- U.S. theatrical poster
- Directed by: Wim Wenders
- Written by: Sam Shepard Wim Wenders
- Produced by: Karsten Brünig Lee In-Ah Peter Schwartzkopff
- Starring: Sam Shepard Jessica Lange Tim Roth
- Cinematography: Franz Lustig
- Edited by: Peter Przygodda
- Music by: T Bone Burnett
- Distributed by: Sony Pictures Classics
- Release date: May 19, 2005 (Cannes Film Festival);
- Running time: 118 minutes
- Countries: United States Germany
- Language: English
- Budget: ~ US$11,000,000
- Box office: $4.63 million

= Don't Come Knocking =

2005 film by Wim Wenders

Don't Come Knocking is a 2005 American neo-Western film directed by Wim Wenders, and written by Wenders and Sam Shepard. They had previously collaborated on the film Paris, Texas (1984). It was submitted at the 2005 Cannes Film Festival.

==Plot==
Shepard stars as Howard Spence, an aging, hard-living western actor, who flees by horse from the set of his latest western filming in the desert outside Moab, Utah. He hits the road looking for refuge in his past, traveling to his hometown of Elko, Nevada, to visit his mother, whom he never saw in thirty years. At Butte, Montana, he reunites with a woman (Jessica Lange) whom he left behind after twenty years before when he was filming a movie there. Also converging on Butte is a young woman named Sky (Sarah Polley), returning her late mother's ashes to her hometown and conducting a search of her own. Spence is doggedly pursued by Mr. Sutter (Tim Roth), a humorless representative of the company insuring Spence's latest film, whose mission is to return Spence to the set to finish filming the movie.

==Cast==
- Sam Shepard as Howard Spence
- Jessica Lange as Doreen
- Tim Roth as Sutter
- Gabriel Mann as Earl
- Sarah Polley as Sky
- Fairuza Balk as Amber
- Eva Marie Saint as Howard's Mother
- James Gammon as Old Ranch Hand
- Marley Shelton as the starlet
- Kurt Fuller as Mr. Daily

==Actors and cameos==
The film features cameo appearances by George Kennedy as a beleaguered movie director, and Tim Matheson and Julia Sweeney as movie producers. Also appearing briefly is Tom Farrell (from Wenders 1980 Lightning Over Water and the Screaming Man from Paris, Texas) as a high-school acquaintance who recognizes Howard along the way. The film also marks the first collaboration in 18 years (since 1988's Far North) between Shepard and his longtime partner Jessica Lange, as the two had an agreement never to work at the same time, in order not to neglect their children. Lange, Saint, Polley and Kennedy are all winners of Academy Awards.

==Photography==
The film was shot in 35mm anamorphic format by Franz Lustig using Hawk lenses. He and Wenders emphasized the influence of painter Edward Hopper on the cinematography.

==Music==

Most of the soundtrack was composed by T Bone Burnett and performed by Cassandra Wilson on vocals, Carla Azar on drums, Jay Bellerose on drums, Stephen Bruton on manaicello, Daphne Chen on violin, Keefus Ciancia on keyboards, Armando Compean on bass, Dennis Crouch on bass, Tony Gilkyson on guitar, Leah Katz on viola, Emile Kelman on cello, Jim Keltner on drums, Marc Ribot on guitar and Patrick Warren who also composed additional music on keyboards and pump organ.
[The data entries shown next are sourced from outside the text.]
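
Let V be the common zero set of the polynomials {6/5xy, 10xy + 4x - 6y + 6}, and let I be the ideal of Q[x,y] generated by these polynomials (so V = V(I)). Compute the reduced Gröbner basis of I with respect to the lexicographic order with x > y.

f_1 = 6/5xy, LT = xy.
f_2 = 10xy + 4x - 6y + 6, LT = xy.

S(f_1,f_2): lcm = xy. S = -2/5x + 3/5y - 3/5.
  reduce S modulo (f_1, f_2):
  remainder -2/5x + 3/5y - 3/5 ≠ 0; add g_3 = -2/5x + 3/5y - 3/5 to the basis.

S(f_1,g_3): lcm = xy. S = 3/2y^2 - 3/2y.
  reduce S modulo (f_1, f_2, g_3):
  remainder 3/2y^2 - 3/2y ≠ 0; add g_4 = 3/2y^2 - 3/2y to the basis.

The other S-polynomials (S(f_2,g_3), S(f_1,g_4), S(f_2,g_4), S(g_3,g_4)) all reduce to 0 modulo the current basis, so we have a Gröbner basis.
Inter-reduce: drop elements whose leading term is divisible by another's, tail-reduce, and make monic.

G = {x - 3/2y + 3/2, y^2 - y}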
The title song "Don't Come Knocking" was performed by Andrea Corr & Bono.

== Reception ==
Review aggregator Rotten Tomatoes reports a 43% "Rotten" score with an average rating of 5.4/10, based on 101 reviews. The website's critics consensus reads, "The cinematography conjures beautifully evocative landscapes, but aside from that, the film is meandering and pointless." On Metacritic, the film holds a weighted average score of 55 out of 100, based on 27 critics, indicating "mixed or average" reviews.

Roger Ebert gave the film 2.5 out of 4 stars and while he praised the cinematography and claimed he had never seen Shepard be less than authentic, ultimately the film didn't work for him.